What happens is that a virus enters a healthy cell. This is a virus that has found a way to divide by causing the cell it infects to divide and to then divide with the host cell. It does this by altering the genes of the cell it infects to create a string of mutations that lead to unrestrained cell division – thus, to cancer.
I learned about these facts in watching an episode of a series of lectures from Stanford University on Darwin's Legacy. (See: Darwin's Legacy: Lecture 8.
One of the speakers was Dr. Paul Ewald. He argued in his presentation that 20% of known cancers are caused by sexually transmitted viruses. Much (most? all?) of the remaining 80% are also caused by viruses – we simply do not know yet. We have no better explanation as to how a cell can undergo the specific set of changes responsible for becoming a cancer without undergoing other changes that would be fatal (though lung cancer from cigarette cancer and radiation-induced cancers suggest it is possible).
Still, we have reason to believe that many if not most people who get cancer has acquired a sexually transmitted disease that has the capacity to mutate cells to bring about unrestrained replication.
I wrote in my last post that it is possible to make a conservative argument without being either a half-wit or a self-serving demagogue. This fact about cancer (added to facts about other sexually transmitted diseases) suggests a line of reasoning that can be used to defend a conservative position on issues of sexual morality.
One of the ways to prevent the spread of a disease is to cause people to have an aversion to those activities that lead to the spread of the disease. We use our tools of praise and condemnation to get people to wash their hands and to take other precautions to prevent the spread of the disease. If there are activities going on in society that lead to the spread of those diseases, the government steps in. It closes schools and mass transit systems, closes the bath houses in San Francisco. It requires that certain health standards be met and closes down any business that is conducted in a way that contributes to the spread of the disease.
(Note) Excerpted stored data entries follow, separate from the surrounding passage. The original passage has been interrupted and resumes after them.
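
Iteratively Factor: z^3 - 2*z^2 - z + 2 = (z - 2)*(z^2 - 1) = (z - 2)*(z + 1)*(z - 1)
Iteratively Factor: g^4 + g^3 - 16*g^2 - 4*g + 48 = (g + 4)*(g^3 - 3*g^2 - 4*g + 12) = (g - 3)*(g + 4)*(g^2 - 4) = (g - 3)*(g + 2)*(g + 4)*(g - 2)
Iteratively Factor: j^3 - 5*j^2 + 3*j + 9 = (j - 3)*(j^2 - 2*j - 3) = (j - 3)^2*(j + 1)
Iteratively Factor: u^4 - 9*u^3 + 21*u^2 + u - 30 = (u + 1)*(u^3 - 10*u^2 + 31*u - 30) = (u - 5)*(u + 1)*(u^2 - 5*u + 6) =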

The worse the disease, the stronger the steps that are taken, both in terms of government action and in terms of moral condemnation, to inhibit behavior that leads to the spread of the disease.
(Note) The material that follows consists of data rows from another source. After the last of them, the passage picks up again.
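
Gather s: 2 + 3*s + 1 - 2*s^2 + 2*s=-2*s^2 + 5*s + 3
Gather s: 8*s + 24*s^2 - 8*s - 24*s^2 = 0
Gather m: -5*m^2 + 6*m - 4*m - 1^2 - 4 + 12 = -5*m^2 + 2*m + 7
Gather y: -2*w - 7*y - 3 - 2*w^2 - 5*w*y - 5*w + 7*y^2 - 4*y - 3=-2*w^2 - 7*w + 7*y^2 + y*(-5*w - 11) - 6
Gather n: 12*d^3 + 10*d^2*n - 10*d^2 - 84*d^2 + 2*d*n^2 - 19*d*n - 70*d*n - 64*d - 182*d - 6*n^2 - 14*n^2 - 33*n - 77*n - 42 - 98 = 12*d^3 - 94*d^2 - 246*d + n^2*(2*d - 20) + n*(10*d^2 - 89*d - 110) - 140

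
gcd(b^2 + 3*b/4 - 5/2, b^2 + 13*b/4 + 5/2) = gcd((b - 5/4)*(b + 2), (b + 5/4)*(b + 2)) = b + 2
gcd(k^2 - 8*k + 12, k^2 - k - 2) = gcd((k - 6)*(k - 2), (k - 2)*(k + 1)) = k - 2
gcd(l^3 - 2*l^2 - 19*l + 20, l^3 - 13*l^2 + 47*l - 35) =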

One class of behavior that contributes to the spread of some of worst diseases is sexual behavior. The cancer research above tells us that it contributes to the spread of even more and more dangerous diseases than we thought. So, it follows that there is legitimate reason to use moral condemnation and legal sanction against activities that tend to promote the spread of disease. This would include prostitution, pornography, adultery, and promiscuity.
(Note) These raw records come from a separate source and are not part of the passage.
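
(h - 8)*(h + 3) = h^2 - 5*h - 24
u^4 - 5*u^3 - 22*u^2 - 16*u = u*(u - 8)*(u + 1)*(u + 2)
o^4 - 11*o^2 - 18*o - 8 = (o - 4)*(o + 1)^2*(o + 2)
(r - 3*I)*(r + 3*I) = r^2 + 9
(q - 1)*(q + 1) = q^2 - 1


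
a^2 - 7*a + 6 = (a - 6)*(a - 1)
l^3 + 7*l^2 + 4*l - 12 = (l - 1)*(l + 2)*(l + 6)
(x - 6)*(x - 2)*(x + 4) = x^3 - 4*x^2 - 20*x + 48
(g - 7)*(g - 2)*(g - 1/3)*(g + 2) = g^4 - 22*g^3/3 - 5*g^2/3 + 88*g/3 - 28/3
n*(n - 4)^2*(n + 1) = n^4 - 7*n^3 + 8*n^2 + 16*n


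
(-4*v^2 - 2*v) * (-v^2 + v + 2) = 4*v^4 - 2*v^3 - 10*v^2 - 4*v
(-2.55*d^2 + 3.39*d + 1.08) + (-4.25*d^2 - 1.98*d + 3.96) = -6.8*d^2 + 1.41*d + 5.04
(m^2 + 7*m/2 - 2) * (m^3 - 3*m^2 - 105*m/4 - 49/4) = m^5 + m^4/2 - 155*m^3/4 - 785*m^2/8 + 77*m/8 + 49/2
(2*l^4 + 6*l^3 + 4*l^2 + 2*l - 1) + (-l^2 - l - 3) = 2*l^4 + 6*l^3 + 3*l^2 + l - 4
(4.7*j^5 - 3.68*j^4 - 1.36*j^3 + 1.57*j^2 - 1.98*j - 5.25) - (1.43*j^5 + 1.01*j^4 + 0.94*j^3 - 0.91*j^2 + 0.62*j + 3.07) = 3.27*j^5 - 4.69*j^4 - 2.3*j^3 + 2.48*j^2 - 2.6*j - 8.32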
The sexual drive is a primal drive – there is no chance that we can eliminate it. However, we can mold it by encasing it in a larger web of desires that can affect how people act on their sexual desires. If we hold monogamous lifelong relationships up to be the ideal – praising those who enter into those relationships and condemning those who do not – then one effect of this will be to do a better job of containing the spread of sexually transmitted diseases including cancer.
On this matter, it is possible to criticize liberal views and the types of activities that liberals tend to allow for sending a mixed message to children. If children heard a consistent message of condemnation of prostitution, pornography, adultery, and promiscuity, then they would adopt stronger aversions to it. Every time a child encounters a message of moral acceptance for these activities, he acquires less of an aversion. This means a greater chance of engaging in these types of activities and a greater chance of contributing to the health problems that arise from these activities.
I do not know how far it is possible to carry this argument. However, it is not relevant to the point that I make here. I would like to hear competent and honest conservatives advance this argument as a way of contributing to the public debate. There is a position here that ought not to be ignored. Even if it is wrong, it is not obviously wrong. It is not a view of half-wits and self-promoting demagogues.
However, modern-day Republicans have shown such a massive disregard for truth, honest, and intellectual integrity that they have simply destroyed their credibility. They no longer have the ability to carry these arguments very far because their tolerance of everything from outright deception to torture shows that they do not have enough moral character to be trusted.
The result is that we are not debating issues that actually deserve some serious social debate.